The Pentagon did not reveal the Chinese hot air balloon to the public until February 1, when NBC News reported that the balloon flew over Montana, near a US airbase where nuclear missiles are located. . Biden decided not to shoot it down on the continental United States because, officials said, he feared that falling debris could injure or kill people on the ground.

The multi-day trip, officials said, provided intelligence analysts with a wealth of data that helped them retrospectively identify unidentified objects as similar spy balloons flown by China. onion. Since combining that data with other unresolved cases, officials have determined there have been at least three such violations of U.S. airspace under the Trump administration and another early in the Trump administration. Biden administration.

As a result, tensions between Washington and Beijing have skyrocketed. Last week, Secretary of State Antony Blinken, citing the balloon attack, postponed a trip to China, where he was due to discuss with Chinese leaders how the two powers could work to reduce Escalating the relationship is becoming acrimonious.

Officials said on Friday the Biden administration had placed six Chinese companies and research institutes on a trade blacklist for suspected support of the Chinese military’s hot air balloon surveillance program. These are: Beijing Nanjiang Aerospace Technology Co., Ltd.; China Electronic Technology Group 48th Research Institute; Dongguan Lingkong Remote Sensing Technology Co., Ltd; Eagles Men Aviation Science and Technology Group Co., Ltd; Guangzhou Tian-Hai-Xiang Aviation Technology Co., Ltd; and Shanxi Eagles Men Aviation Science and Technology Group Co., Ltd.
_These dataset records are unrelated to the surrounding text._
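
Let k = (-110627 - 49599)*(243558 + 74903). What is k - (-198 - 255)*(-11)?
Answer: -51025737169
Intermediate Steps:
k = -51025732186 (k = -160226*318461 = -51025732186)
k - (-198 - 255)*(-11) = -51025732186 - (-198 - 255)*(-11) = -51025732186 - (-453)*(-11) = -51025732186 - 1*4983 = -51025732186 - 4983 = -51025737169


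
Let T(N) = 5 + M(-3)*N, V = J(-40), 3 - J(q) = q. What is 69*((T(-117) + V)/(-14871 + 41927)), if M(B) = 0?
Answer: 207/1691 ≈ 0.12241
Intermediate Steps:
J(q) = 3 - q
V = 43 (V = 3 - 1*(-40) = 3 + 40 = 43)
T(N) = 5 (T(N) = 5 + 0*N = 5 + 0 = 5)
69*((T(-117) + V)/(-14871 + 41927)) = 69*((5 + 43)/(-14871 + 41927)) = 69*(48/27056) = 69*(48*(1/27056)) = 69*(3/1691) = 207/1691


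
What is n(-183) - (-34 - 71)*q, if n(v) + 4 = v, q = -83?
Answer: -8902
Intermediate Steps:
n(v) = -4 + v
n(-183) - (-34 - 71)*q = (-4 - 183) - (-34 - 71)*(-83) = -187 - (-105)*(-83) = -187 - 1*8715 = -187 - 8715 = -8902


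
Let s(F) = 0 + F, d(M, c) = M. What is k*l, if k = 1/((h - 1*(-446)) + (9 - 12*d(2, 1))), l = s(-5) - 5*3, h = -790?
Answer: 20/359 ≈ 0.055710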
The Commerce Department said the People’s Liberation Army’s use of high-altitude balloons for intelligence and reconnaissance activities “goes against the national security and foreign policy interests of the United States.” The blacklist prohibits US companies from sending any products or technology to designated companies.

The Chinese embassy in Washington did not immediately respond to a request for comment.
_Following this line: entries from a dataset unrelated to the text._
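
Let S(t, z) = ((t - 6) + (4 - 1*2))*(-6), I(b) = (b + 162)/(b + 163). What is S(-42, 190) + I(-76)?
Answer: 24098/87 ≈ 276.99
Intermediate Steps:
I(b) = (162 + b)/(163 + b)
S(t, z) = 24 - 6*t (S(t, z) = ((-6 + t) + (4 - 2))*(-6) = ((-6 + t) + 2)*(-6) = (-4 + t)*(-6) = 24 - 6*t)
S(-42, 190) + I(-76) = (24 - 6*(-42)) + (162 - 76)/(163 - 76) = (24 + 252) + 86/87 = 276 + (1/87)*86 = 276 + 86/87 = 24098/87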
One of the entities cited on Friday, the 48th Research Institute of China Electronics Technology Corporation, manufactures solar cells and photovoltaic materials, according to US researchers, according to US researchers. According to the State Department, the balloon that flew over the continental United States and was shot down on Saturday was equipped with solar panels large enough to operate multiple intelligence-gathering sensors. The researchers say the institute’s parent organization, CETC, is best known for supplying the Chinese military, and more than a dozen CETC institutes have been blacklisted by the Ministry of Commerce.